The quartet's survival across multiple coaching regimes is one of the wonders of each individual's longevity. New regimes often import and export players to fit their schemes and their cultures. These four were so important they could fit into what any coach wanted to do -- they, in fact, made the job attractive to coaching candidates. The front office has even asked for Kelce's help in evaluating centers in the last few years, and last spring, he gave his approval to Cam Jurgens, whom the Eagles took in the second round and who will eventually replace Kelce.
On a day-to-day basis, their most important job may be showing other players how to prepare. Robert Quinn, the veteran defensive end who was acquired in an October trade, noticed how Cox and Graham took notes and how they spoke to the team about how to perfect their craft. They lead from the front, Quinn said, and because they already have a Super Bowl ring, players are more open to taking coaching from them. And they make it easier for newer players to quickly fall in line.

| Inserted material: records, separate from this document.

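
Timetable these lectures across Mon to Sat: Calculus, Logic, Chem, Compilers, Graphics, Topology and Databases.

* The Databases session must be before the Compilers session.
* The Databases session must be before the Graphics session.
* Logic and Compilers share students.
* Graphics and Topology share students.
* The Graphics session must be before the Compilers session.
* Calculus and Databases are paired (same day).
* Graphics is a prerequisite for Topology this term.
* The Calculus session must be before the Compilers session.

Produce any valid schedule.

Graphics -> Tue, Chem -> Mon, Topology -> Wed, Compilers -> Wed, Databases -> Mon, Logic -> Mon, Calculus -> Mon

Checking: Graphics(Tue) before Compilers(Wed); Databases(Mon) before Compilers(Wed); Calculus(Mon) before Compilers(Wed); Graphics(Tue) before Topology(Wed); Databases(Mon) before Graphics(Tue); Graphics(Tue) != Topology(Wed); Logic(Mon) != Compilers(Wed); Calculus = Databases = Mon.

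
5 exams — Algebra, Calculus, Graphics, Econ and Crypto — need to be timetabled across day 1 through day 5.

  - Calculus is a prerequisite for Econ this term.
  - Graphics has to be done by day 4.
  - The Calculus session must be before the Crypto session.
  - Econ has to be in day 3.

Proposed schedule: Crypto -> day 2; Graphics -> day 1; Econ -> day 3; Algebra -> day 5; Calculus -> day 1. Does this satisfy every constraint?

Econ has to be in day 3 — holds.
Calculus is a prerequisite for Econ this term — holds.
Graphics has to be done by day 4 — holds.
The Calculus session must be before the Crypto session — holds.

Yes, all constraints hold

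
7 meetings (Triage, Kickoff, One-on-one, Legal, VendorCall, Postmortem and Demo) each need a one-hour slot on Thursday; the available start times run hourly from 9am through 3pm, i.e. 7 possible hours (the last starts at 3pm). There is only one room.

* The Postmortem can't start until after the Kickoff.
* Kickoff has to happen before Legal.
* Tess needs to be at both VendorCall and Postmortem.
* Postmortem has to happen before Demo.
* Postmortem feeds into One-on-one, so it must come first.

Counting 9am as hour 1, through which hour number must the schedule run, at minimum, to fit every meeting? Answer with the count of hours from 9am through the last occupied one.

7 hours

The precedence chain requires at least 3 distinct hours.
With at most 1 per hour and 7 meetings, at least 7 hours are needed.
7 works (last occupied hour: 3pm): for example VendorCall -> 3pm, Legal -> 12pm, Postmortem -> 10am, Kickoff -> 9am, Triage -> 2pm, One-on-one -> 11am, Demo -> 1pm.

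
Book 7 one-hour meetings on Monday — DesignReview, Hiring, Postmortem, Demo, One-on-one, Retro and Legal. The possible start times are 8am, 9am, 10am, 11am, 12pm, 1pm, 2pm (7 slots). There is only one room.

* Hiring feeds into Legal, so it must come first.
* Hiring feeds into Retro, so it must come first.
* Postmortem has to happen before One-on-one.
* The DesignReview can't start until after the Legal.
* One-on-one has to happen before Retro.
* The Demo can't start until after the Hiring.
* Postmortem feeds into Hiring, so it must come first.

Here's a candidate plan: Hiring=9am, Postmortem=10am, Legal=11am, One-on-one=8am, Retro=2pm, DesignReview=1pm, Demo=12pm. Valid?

No — it violates: Postmortem has to happen before One-on-one

One-on-one has to happen before Retro — holds.
The Demo can't start until after the Hiring — holds.
Hiring feeds into Legal, so it must come first — holds.
There is only one room — holds.
Postmortem feeds into Hiring, so it must come first — violated.
Hiring feeds into Retro, so it must come first — holds.
The DesignReview can't start until after the Legal — holds.
Postmortem has to happen before One-on-one — violated.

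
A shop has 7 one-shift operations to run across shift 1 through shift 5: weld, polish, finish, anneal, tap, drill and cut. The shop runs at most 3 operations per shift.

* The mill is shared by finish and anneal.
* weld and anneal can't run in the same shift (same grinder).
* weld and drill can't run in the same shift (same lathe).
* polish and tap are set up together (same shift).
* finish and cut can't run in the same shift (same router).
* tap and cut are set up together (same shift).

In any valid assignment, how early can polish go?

polish at shift 1 is achievable: polish -> shift 1, drill -> shift 3, cut -> shift 1, tap -> shift 1, anneal -> shift 3, weld -> shift 2, finish -> shift 2.

shift 1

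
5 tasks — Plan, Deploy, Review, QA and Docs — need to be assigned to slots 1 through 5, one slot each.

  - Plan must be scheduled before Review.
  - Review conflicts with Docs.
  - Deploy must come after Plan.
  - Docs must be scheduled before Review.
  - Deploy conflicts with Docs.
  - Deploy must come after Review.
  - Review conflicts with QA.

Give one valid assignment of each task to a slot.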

"This is my first time being on the big stage, and seeing how they react calms me down and gives me confidence," rookie safety Reed Blankenship said. "They are great role models. They make me want to play this game as long as I can, to be just like them."
When left tackle Jordan Mailata was asked about his inspiration, he held up his phone. His wallpaper is a picture of Kelce, wearing a Batman mask, his jersey rolled up to reveal his belly. "Fat Batman" is a true leader, Mailata said.
"It's just showing them how to practice," Graham said. "You've got to make sure you bring it every day. Some days, you don't have it. You've got to make sure you can talk about it and tell people, 'I need you. Finish the practice the right way.' It's more how we carry ourselves every day, our regimen. Those older guys have a regimen -- the steam room, the sauna. Trent Cole used to do a lot of that, and I idolized him when he was here. So I do the same thing. And those guys are in there with me doing what I do."
There has been an undeniable wistfulness whenever Graham, Kelce, Cox and Johnson have come up in the last 10 days -- and a whole lot of references to advancing age. Cox, who piled up seven sacks during the regular season, has talked about testing free agency for the first time, and Kelce has said the outcome of the Super Bowl will not determine whether he decides to retire. Beyond that, there has been little acknowledgement that the longest running show in Philadelphia sports could end on the Super Bowl field Sunday night.
Lurie, though, sat off to the side of the maelstrom of Opening Night and grew briefly emotional when he noted how very close he is to these four players and how much he loves their larger-than-life personalities. They are family, he said, and always will be.
"Every single day, they wanted what was best for the franchise," he said. "I was proud to collaborate with them and have them. They helped us thrive."
Perhaps Lurie didn't notice -- he was already speaking in the past tense.